By the time he rushed past the crowd on the East Plaza and entered the building with the help of another officer, dozens of rioters had already made their way through the Rotunda on the first floor below which stands the iconic Capitol dome.
He lined up with other officers to prevent other rioters from “penetrating deeper into the building” through the hallways.
“At some point, my right arm got caught between the rioters and the railing along the wall,” he testified Tuesday.
A sergeant released his arm from the crushing weight.
“If it hadn’t, I’m sure it would have broken,” Mendoza said.
The rioters eventually dominated Ms. Mendoza’s line, dispatching officers to other parts of the building to prevent further intrusions.
He made his way to the Rotunda, where he noticed a “dense smoke-like residue” and smelled what he thought was military-grade tear gas, “a familiar smell,” he said.
The tear gas mixed with the mist from the foamy white fire extinguisher that the rioters had deployed, creating a noxious mist that exposed several dozen people in the Rotunda to sensations of suffocation and burning. It was then that Mrs. Mendoza felt the chemical burns that burned her face.
The Rotunda was an all-out battle between rioters and police.
“I witnessed the officers being knocked to the ground and hit with various objects thrown by the rioters,” he said, although he never determined what those objects were.
As captain, Ms. Mendoza “assumed command” of the officers at the scene and called for reinforcements.

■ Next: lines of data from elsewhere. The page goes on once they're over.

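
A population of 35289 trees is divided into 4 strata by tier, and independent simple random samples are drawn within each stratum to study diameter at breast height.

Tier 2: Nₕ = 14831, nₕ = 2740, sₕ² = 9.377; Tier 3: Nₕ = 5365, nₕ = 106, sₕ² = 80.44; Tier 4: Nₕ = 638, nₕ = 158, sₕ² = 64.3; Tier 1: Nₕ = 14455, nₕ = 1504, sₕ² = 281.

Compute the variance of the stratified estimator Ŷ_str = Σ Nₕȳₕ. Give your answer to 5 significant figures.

5.7126 × 10^7

Var(Ŷ_str) = Σₕ Nₕ²(1 − fₕ)sₕ²/nₕ.
Tier 2: 14831²·(1 − 2740/14831)·9.377/2740 = 613685.71.
Tier 3: 5365²·(1 − 106/5365)·80.44/106 = 2.1411106 × 10^7.
Tier 4: 638²·(1 − 158/638)·64.3/158 = 124628.05.
Tier 1: 14455²·(1 − 1504/14455)·281/1504 = 3.4976785 × 10^7.
Sum = 5.7126205 × 10^7.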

After “a couple of hours”, the officers managed to clear the Rotunda of the mob.
But with the rabid rioters still pounding on the door from outside and pushing in, the officers had to brace themselves against it for several more minutes.
“The officers begged me for relief, as they weren’t sure how long they could physically keep the door closed with the crowd continually banging on the outside of the door, trying to gain re-entry. Finally, the agents were able to secure the door with furniture and other objects, ”said Ms. Mendoza.

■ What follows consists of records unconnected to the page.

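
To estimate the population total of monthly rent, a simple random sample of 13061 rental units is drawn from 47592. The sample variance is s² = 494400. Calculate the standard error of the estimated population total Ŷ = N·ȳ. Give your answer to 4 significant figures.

249400

Var(Ŷ) = N²·Var(ȳ) = N²·(1 − n/N)·s²/n.
f = 13061/47592 = 0.27443688; Var(ȳ) = 0.72556312·494400/13061 = 27.46485.
Var(Ŷ) = 47592² · 27.46485 = 6.2207843 × 10^10.
SE(Ŷ) = √(6.2207843 × 10^10) = 249400.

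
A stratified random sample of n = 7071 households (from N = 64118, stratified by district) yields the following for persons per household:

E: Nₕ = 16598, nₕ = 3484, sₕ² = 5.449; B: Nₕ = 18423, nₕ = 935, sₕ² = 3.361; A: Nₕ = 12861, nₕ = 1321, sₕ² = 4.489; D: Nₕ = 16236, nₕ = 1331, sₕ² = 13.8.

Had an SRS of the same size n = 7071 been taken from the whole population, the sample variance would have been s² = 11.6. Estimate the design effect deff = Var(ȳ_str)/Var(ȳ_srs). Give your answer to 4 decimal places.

0.7519

Var(ȳ_str) = Σ Wₕ²(1−fₕ)sₕ²/nₕ with Wₕ = Nₕ/64118:
  E: (16598/64118)²·(1−3484/16598)·5.449/3484 = 8.2807499 × 10^-5
  B: (18423/64118)²·(1−935/18423)·3.361/935 = 2.8170689 × 10^-4
  A: (12861/64118)²·(1−1321/12861)·4.489/1321 = 1.226782 × 10^-4
  D: (16236/64118)²·(1−1331/16236)·13.8/1331 = 6.103123 × 10^-4
  → Var(ȳ_str) = 0.0010975049.
Var(ȳ_srs) = (1 − 7071/64118)·11.6/7071 = 0.001459587.
deff = 0.0010975049 / 0.001459587 = 0.7519.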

While both lawmakers and the media have widely reported that the attack lasted approximately three hours, Ms. Mendoza had noticed at the time that her Fitbit showed that she had been in the “exercise zone” for four hours and nine minutes. .
“As an American and as an Army veteran, it is sad to see ourselves attacked by our fellow citizens. It saddens me to see the unnecessary loss of life. It saddens me to see the impact this has had on the Capitol police officers. And it saddens me to see the impact this has had on our agency and our country, ”said Ms. Mendoza.

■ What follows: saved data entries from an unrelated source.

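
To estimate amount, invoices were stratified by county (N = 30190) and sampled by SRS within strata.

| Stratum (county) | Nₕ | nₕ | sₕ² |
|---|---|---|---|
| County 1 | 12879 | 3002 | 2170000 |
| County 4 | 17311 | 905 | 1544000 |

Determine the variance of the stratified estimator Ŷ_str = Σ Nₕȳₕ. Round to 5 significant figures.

Var(Ŷ_str) = Σₕ Nₕ²(1 − fₕ)sₕ²/nₕ.
County 1: 12879²·(1 − 3002/12879)·2170000/3002 = 9.1950955 × 10^10.
County 4: 17311²·(1 − 905/17311)·1544000/905 = 4.8453324 × 10^11.
Sum = 5.764842 × 10^11.

5.7648 × 10^11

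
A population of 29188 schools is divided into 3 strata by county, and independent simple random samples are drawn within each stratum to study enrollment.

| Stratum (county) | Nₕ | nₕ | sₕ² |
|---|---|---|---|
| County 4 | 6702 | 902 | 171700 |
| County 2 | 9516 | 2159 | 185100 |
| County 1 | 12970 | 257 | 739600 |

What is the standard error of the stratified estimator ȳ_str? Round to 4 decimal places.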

More than 250 people have been charged so far for their role in the Capitol riots. Donald Trump was accused of inciting the bloody insurrection in which five people died. The Senate voted him guilty, 57-43, with seven Republicans voting with the 50 Democrats and Independent Democrats. That result fell 10 votes below the two-thirds threshold for conviction, which would have disqualified Trump from future office.